Osmanlı'nın desen ve motiflerinin yanısıra dönemin ''zırh''larından yola çıkarak hazırlanan Dilek Hanif'in koleksiyonundaki kaftanlar ve işlemeleri altın ve gümüş metallerle yapılmış ''zırh'' görünümündeki giysiler, modaseverlerin büyük beğenisini kazandı.
''Haute couture'' bir sabahlık tasarımının tanıtılmasıyla başlayan defilede, yine ''haute couture'' giyimin günün her saatinde taşıyan kadının, sabahtan geceye uzanan öyküsü, her biri büyük emek ve ustalıkla hazırlanmış 30 parçalık bir koleksiyonla podyuma taşındı.
Cansu Dere podyumda
20 kişilik yabancı manken kadrosunun sunduğu defilede, Türk manken Cansu Dere de podyuma çıktı.
Defile sonrası gazetecilerin sorularını yanıtlayan Dilek Hanif, Paris'te modaseverlerin karşısına 3. kez çıkmaktan büyük heyecan ve mutluluk duyduğunu söyledi.

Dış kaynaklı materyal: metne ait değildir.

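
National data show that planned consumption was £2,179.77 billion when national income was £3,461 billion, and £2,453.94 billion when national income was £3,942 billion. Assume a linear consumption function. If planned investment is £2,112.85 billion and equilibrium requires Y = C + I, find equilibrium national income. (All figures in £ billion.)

MPC = (2453.94 − 2179.77)/(3942 − 3461) = 274.17/481 = 0.57
a = 2179.77 − 0.57(3461) = 207
Equilibrium: Y = 207 + 0.57Y + 2112.85
0.43Y = 2319.85, so Y = 2319.85/0.43 = 5395

Y = 5395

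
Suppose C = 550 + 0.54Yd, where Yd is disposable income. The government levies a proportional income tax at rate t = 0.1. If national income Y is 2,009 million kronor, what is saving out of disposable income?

Yd = (1 − 0.1)(2009) = 0.9(2009) = 1808.1
C = 550 + 0.54(1808.1) = 550 + 976.374 = 1526.374
S = Yd − C = 1808.1 − 1526.374 = 281.726

S = 281.726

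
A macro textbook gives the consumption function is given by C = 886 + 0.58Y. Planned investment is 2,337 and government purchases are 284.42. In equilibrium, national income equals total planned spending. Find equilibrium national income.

Y = C + I + G = 886 + 0.58Y + 2337 + 284.42
Y − 0.58Y = 3507.42
0.42Y = 3507.42, so Y = 3507.42/0.42 = 8351

Y = 8351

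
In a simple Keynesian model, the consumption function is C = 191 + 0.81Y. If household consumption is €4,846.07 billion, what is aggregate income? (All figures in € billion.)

191 + 0.81Y = 4846.07
0.81Y = 4655.07, so Y = 4655.07/0.81 = 5747

Y = 5747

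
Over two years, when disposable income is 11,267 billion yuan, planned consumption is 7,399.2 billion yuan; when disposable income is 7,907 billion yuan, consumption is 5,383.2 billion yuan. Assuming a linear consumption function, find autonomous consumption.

a = 639

MPC = ΔC/ΔY = (7399.2 − 5383.2)/(11267 − 7907) = 2016/3360 = 0.6
a = C − MPC·Y = 5383.2 − 0.6(7907) = 5383.2 − 4744.2 = 639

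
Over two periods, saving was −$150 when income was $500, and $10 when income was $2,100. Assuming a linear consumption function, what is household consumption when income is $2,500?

C = 2450

MPS = ΔS/ΔY = (10 − (-150))/(2100 − 500) = 160/1600 = 0.1
MPC = 1 − MPS = 0.9
Autonomous saving = -150 − 0.1(500) = -200, so a = 200
C = 200 + 0.9(2500) = 200 + 2250 = 2450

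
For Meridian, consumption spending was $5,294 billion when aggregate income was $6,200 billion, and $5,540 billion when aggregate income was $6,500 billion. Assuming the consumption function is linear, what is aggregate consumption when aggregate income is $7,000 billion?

MPC = (5540 − 5294)/(6500 − 6200) = 246/300 = 0.82
a = 5294 − 0.82(6200) = 5294 − 5084 = 210
C = 210 + 0.82(7000) = 210 + 5740 = 5950

C = 5950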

Hanif, ''amacının bir Türk modacısı olarak, markasını uluslar arası platformda başarıyla temsil etmek olduğunu'' bildirdi. Her yıl mutlaka bir kez Paris'te defile sunmak istediğini ifade eden Hanif, bunu ileride yılda 2'ye çıkarmak istediğini kaydetti. Hanif'in son koleksiyonu, renk çeşitliliğinden daha çok kesim ve kuplara odaklanmış ve Osmanlı dönemine vurgu yapan formları ve el dokuması kumaşlarıyla ön plana çıkıyor.
Erkeksi kalıplarla tasarlanmış etek-ceket takımlar ve yelekler, lale figüründen yola çıkarak, hazırlanan yakaları ve pelerin görünümünde tasarlanan kollarıyla, gece elbiseleri ise hacimli etekleriyle kadınsı formlara bürünüyor.